The resampling method is non-parametric, and therefore does not require any parameters governing the distributions or the model. The following parameters are available for the method:

Samples: The number of samples (permutations) to perform. The larger the number of samples, the more resolution the p-values calculated will have, at the expense of longer computation time. The resampling method runs on 10,000 samples by default.
ROPE: Region of Practical Equivalence. This region defines an area around 0.0 that represents differences in the log fold-change that are practically equivalent to zero. This aids in ignoring spurious changes in the logFC that would otherwise be identified under a strict null-hypothesis of no difference.
Include Zeros: Select to include sites that are zero. This is the preferred behavior, however, unselecting this (thus ignoring sites that) are zero accross all dataset (i.e. completely empty), is useful for decreasing running time (specially for large datasets like Tn5).
Normalization Method: Determines which normalization method to use when comparing datasets. Proper normalization is important as it ensures that other sources of variability are not mistakenly treated as real differences. See the Normalization section for a description of normalization method available in TRANSIT.
Significance Method:

-signif HDI: significant genes are those for which the HDI does not overlap the ROPE

-signif prob: significant genes are those with prob < 0.05, where ‘prob’ is porbability that HDI overlap the ROPE (default)
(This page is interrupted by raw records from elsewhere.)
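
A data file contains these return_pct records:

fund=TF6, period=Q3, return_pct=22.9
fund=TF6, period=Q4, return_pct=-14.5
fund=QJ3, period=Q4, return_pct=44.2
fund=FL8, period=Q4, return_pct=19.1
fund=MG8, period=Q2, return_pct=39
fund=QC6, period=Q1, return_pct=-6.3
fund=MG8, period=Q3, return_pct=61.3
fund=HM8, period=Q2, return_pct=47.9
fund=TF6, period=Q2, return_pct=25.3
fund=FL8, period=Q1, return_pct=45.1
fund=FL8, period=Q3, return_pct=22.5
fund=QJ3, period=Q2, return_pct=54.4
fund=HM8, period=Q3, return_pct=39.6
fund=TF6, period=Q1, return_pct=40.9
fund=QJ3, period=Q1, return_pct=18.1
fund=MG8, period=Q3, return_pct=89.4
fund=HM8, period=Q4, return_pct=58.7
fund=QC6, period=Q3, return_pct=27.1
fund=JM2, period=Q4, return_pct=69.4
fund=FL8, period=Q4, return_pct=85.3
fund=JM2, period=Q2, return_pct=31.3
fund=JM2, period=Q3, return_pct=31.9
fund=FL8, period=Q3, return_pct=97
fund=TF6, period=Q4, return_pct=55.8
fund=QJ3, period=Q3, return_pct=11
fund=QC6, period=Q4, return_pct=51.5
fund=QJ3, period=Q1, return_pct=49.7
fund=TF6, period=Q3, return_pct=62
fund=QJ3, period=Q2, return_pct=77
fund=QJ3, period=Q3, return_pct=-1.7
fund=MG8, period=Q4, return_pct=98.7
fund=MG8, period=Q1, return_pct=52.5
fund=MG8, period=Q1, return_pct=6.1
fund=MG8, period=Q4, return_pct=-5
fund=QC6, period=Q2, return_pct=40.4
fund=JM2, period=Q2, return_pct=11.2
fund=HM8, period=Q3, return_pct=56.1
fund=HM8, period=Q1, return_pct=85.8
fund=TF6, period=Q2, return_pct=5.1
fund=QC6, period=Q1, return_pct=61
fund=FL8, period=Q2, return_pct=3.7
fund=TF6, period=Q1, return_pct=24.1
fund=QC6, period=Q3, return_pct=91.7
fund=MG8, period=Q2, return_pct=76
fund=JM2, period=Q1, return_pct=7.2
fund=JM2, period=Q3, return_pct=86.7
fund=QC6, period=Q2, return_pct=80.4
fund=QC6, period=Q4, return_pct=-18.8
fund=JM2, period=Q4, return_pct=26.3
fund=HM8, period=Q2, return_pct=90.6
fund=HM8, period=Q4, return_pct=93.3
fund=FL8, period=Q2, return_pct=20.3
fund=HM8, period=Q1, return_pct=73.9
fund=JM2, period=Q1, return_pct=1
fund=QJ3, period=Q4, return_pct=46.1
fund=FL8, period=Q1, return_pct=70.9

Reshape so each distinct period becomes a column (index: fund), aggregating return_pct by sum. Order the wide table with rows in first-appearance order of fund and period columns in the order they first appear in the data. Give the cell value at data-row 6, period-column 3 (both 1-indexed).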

-signif BFDR: significant genes are those with adjusted prob < 0.05, where prob is adjusted by the BFDR method

-signif FWER: significant genes are those with adjusted prob < 0.05, where prob is adjusted by the FWER method

Gui Mode

The Genetic Interactions analysis method can be selected from the “Method” tab in the Menu Bar.
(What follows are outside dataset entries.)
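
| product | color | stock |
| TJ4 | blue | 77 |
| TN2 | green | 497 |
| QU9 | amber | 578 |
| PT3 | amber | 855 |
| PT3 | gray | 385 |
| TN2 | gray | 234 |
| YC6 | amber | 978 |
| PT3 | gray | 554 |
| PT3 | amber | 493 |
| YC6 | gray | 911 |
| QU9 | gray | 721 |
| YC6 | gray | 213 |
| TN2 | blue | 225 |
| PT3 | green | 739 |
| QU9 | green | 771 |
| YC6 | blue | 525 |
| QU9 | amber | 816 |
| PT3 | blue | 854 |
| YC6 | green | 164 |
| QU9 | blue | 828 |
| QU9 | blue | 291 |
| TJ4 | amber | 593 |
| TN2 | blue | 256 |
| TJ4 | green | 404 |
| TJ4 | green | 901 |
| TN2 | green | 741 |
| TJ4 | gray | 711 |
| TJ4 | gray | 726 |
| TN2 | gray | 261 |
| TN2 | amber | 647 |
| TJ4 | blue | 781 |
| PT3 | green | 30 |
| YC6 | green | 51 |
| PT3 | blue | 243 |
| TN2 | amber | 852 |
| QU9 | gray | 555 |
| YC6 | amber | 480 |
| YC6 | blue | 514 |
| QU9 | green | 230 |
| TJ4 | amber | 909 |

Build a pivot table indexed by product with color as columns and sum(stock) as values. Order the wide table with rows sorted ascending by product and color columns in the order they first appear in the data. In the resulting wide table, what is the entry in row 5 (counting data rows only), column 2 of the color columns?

215

With rows sorted ascending by product, row 5 is product=YC6. color columns in first-appearance order: blue, green, amber, gray; column 2 is green.
Long rows with product=YC6, color=green: 164 + 51 = 215.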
The parameters to input through the parameter panel for the method is equivalent to the command line usage (see parameter descriptions above for full detail):

The method is run using the combined wig, metadata, and annotation uploaded into TRANSIT.

Output and Diagnostics

The GI method outputs a tab-delimited file with results for each gene in the genome. All genes are sorted by significance using the probability that the HDI overlaps the ROPE. Significant genes are those NOT marked with ‘No Interaction’ in the last column.

Column Header	Column Definition
ORF	Gene ID.
Gene	Name of the gene.
Annotation	Description of gene per annotation_file
TA Sites	Number of TA sites in the gene.
A1 Mean Count	Mean read count in strain A, condition 1
A2 Mean Count	Mean read count in strain A, condition 2
B1 Mean Count	Mean read count in strain B, condition 1
B2 Mean Count	Mean read count in strain B, condition 2
Log 2 FC Strain A	The log2 fold-change in read-count for strain A
Log 2 FC Strain B	The log2 fold-change in read-count for strain B
Delta Log 2 FC	The difference in log2 fold-change between B and A
Lower Bound Delta Log 2 FC	Lower bound of the difference (delta logFC)
Upper Bound Delta Log 2 FC	Upper bound of the difference (delta logFC)
Is HDI Outside ROPE?	T/F value of whether Delta LFC distribution does not overlap 0
Probability of Delta Log 2 FC Being Within ROPE	Portion of the delta-logFC within ROPE
Adjusted P Value	Posterior probability adjusted for comparisons using –signif method
Type of Interaction	Suppressive, Alleviating, Aggravating, No Interaction

If ‘–signif HDI’ is selected (default), then only genes where “Is HDI Outside ROPE?” is TRUE (delta LFC significantly different from 0) is categorized as an interaction (otherwise, ‘No Interaction’).
Interacting Genes can be ranked by strength of effect using the “Delta Log 2 FC” column.
Alternatively, users can sort by “Probability of Delta Log 2 FC Being Within ROPE”, where lower values indicate more significant interactions.
If other –signif options are selected, the genes categorized as interections depend on “Adjusted P Value”.

Run-time

On an average machine, running this methodology on a dataset takes about ~15 minutes.